Par exemple, en 1970, quatre étudiants non-violents furent abattus par la Garde nationale à l’Université de Kent State, dans l’Ohio, alors qu’ils manifestaient contre l’invasion du Cambodge décidée par le Président Nixon. À l’époque, une majorité de citoyens des États-Unis pensait que ces étudiants méritaient leur sort. Aujourd’hui, je présume qu’une telle majorité considérerait ces homicides comme une tragédie, voire un crime. En 1970, le souhait majoritaire des citoyens US était que les autorités tirent sur ces militants non-violents ; mais il s’est avéré que, sur le long terme, ce souhait n’était pas la volonté prévalente du peuple des États-Unis.
La notion de « volonté prévalente des peuples » établit un critère de distinction entre les désirs de court et de long terme au sein des populations. Mais elle nous offre également un critère pour l’action non-violente. Aujourd’hui, nous observons des mouvements de protestation pacifique contre des projets qui menacent d’aggraver nos problèmes climatiques et environnementaux – tels que les forages pétroliers en Arctique. En réponse, nous voyons émerger des contre-mouvements. S’il s’avère un jour que notre dépendance actuelle au pétrole n’est pas éco-durable, comme j’en ai la conviction, les motivations de ces contre-protestataires ne seront pas non plus prévalentes.
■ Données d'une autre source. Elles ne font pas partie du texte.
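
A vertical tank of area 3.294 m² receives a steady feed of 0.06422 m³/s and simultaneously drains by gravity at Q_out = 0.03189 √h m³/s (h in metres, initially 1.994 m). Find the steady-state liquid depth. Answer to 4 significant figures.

A dh/dt = Q_in − 0.03189 √h. Steady state requires inflow = outflow:
Q_in = 0.03189 √h_ss ⇒ √h_ss = 0.06422/0.03189 = 2.01380.
h_ss = 2.01380² = 4.05538 m. (Since h₀ = 1.994 m < h_ss, the level will rise toward this value.)

4.055 m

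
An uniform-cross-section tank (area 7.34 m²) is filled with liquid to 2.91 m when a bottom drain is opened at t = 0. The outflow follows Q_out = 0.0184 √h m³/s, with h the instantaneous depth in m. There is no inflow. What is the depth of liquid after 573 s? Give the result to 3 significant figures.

0.975 m

A dh/dt = −Q_out = −0.0184 √h.
∫ h^(−1/2) dh = −(0.0184/A) ∫ dt, giving 2√h = 2√h₀ − (0.0184/A) t.
√h = √2.91 − 0.0184·573/(2·7.34) = 1.7059 − 0.71820 = 0.98767.
h = 0.98767² = 0.97549 m.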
Je crois en l’action non-violente, et cette méthode ne devrait pas être instrumentalisée pour des objectifs particuliers. Au contraire, elle doit être utilisée pour des buts qui contribueront, sur le long terme, à un monde plus pacifique et apaisé. Afin de mieux souligner ces subtilités, j’ai dû remplacer la notion de « volonté générale » de Rousseau – qui a contribué sur le long terme à justifier tant le nazisme que le stalinisme –, en une « volonté prévalente des peuples » plus distinctive, bien que nous ne puissions jamais avoir la certitude que cette volonté sera celle qui prévaudra sur le long terme.
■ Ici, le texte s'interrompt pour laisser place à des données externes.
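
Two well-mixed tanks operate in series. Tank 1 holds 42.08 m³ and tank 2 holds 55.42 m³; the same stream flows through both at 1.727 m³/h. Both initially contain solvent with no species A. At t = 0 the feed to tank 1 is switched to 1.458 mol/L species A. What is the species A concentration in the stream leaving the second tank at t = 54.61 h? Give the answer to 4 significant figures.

0.8424 mol/L

Time constants: τᵢ = Vᵢ/Q for each well-mixed tank.
τ₁ = 42.08/1.727 = 24.3660 h; τ₂ = 55.42/1.727 = 32.0903 h.
Tank 1: C₁ = C_in(1 − e^(−t/τ₁)). Tank 2 (τ₁ ≠ τ₂): C₂ = C_in[1 − (τ₁ e^(−t/τ₁) − τ₂ e^(−t/τ₂))/(τ₁ − τ₂)].
At t = 54.61: e^(−t/τ₁) = 0.106326, e^(−t/τ₂) = 0.182363.
C₂ = 1.458·[1 − (24.3660·0.106326 − 32.0903·0.182363)/(-7.72438)] = 1.458·0.577787 = 0.842414 mol/L.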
MC.I : La « volonté prévalente des peuples » étant une force collective, comment la rendre consciente ? Un individu seul peut-il en prendre conscience, ou existe-t-elle d’abord et avant tout en termes d’inconscient collectif ? Par ailleurs, cette « volonté prévalente des peuples » a-t-elle toujours existé, ou est-elle une construction historique ?
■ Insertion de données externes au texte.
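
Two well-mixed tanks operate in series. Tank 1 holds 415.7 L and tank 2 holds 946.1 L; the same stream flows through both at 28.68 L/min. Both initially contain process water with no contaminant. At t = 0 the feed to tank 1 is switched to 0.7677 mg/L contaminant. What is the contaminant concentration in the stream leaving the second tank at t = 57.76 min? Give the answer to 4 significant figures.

Time constants: τᵢ = Vᵢ/Q for each well-mixed tank.
τ₁ = 415.7/28.68 = 14.4944 min; τ₂ = 946.1/28.68 = 32.9881 min.
Tank 1: C₁ = C_in(1 − e^(−t/τ₁)). Tank 2 (τ₁ ≠ τ₂): C₂ = C_in[1 − (τ₁ e^(−t/τ₁) − τ₂ e^(−t/τ₂))/(τ₁ − τ₂)].
At t = 57.76: e^(−t/τ₁) = 0.0185928, e^(−t/τ₂) = 0.173612.
C₂ = 0.7677·[1 − (14.4944·0.0185928 − 32.9881·0.173612)/(-18.4937)] = 0.7677·0.704892 = 0.541146 mg/L.

0.5411 mg/L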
PDS : En pratique, puisqu’elle a vocation à être « prévalente », elle ne peut être déterminée qu’ex post facto, et jamais au moment du choix populaire. La croyance selon laquelle la Révolution russe représentait la volonté prévalente du peuple en 1917 fut visiblement démentie en 1991, bien nous ne puissions en être certains. En vérité, cette volonté prévalente est une question métaphysique indémontrable, étroitement liée à la foi. Comme je le rappelle dans mon dernier livre, L’État profond américain, ni les hommes, ni leur Histoire ne sont entièrement logiques. Le siècle dernier a été le théâtre d’un certain nombre de changements non-violents – et même de révolutions – que très peu de praticiens des sciences sociales ont réussi à prédire. Au summum de ces bouleversements, nous devrions inclure la contribution de la non-violence gandhienne à la libération de l’Inde, qui était alors l’une des nations les plus vastes et les plus exploitées. Depuis lors, nous avons pu observer d’autres changements positifs : la déségrégation du Sud des États-Unis, le transfert de pouvoir non-violent en Afrique du Sud, et l’expulsion pacifique des troupes soviétiques de la Pologne et de l’Europe de l’Est. Bien que je ne puisse le prouver, je crois que cette volonté prévalente correspond aujourd’hui à la conscience collective de celles et ceux qui ont le mieux réussi à préparer leurs cœurs et leurs esprits à discerner ce qui relève du bien commun.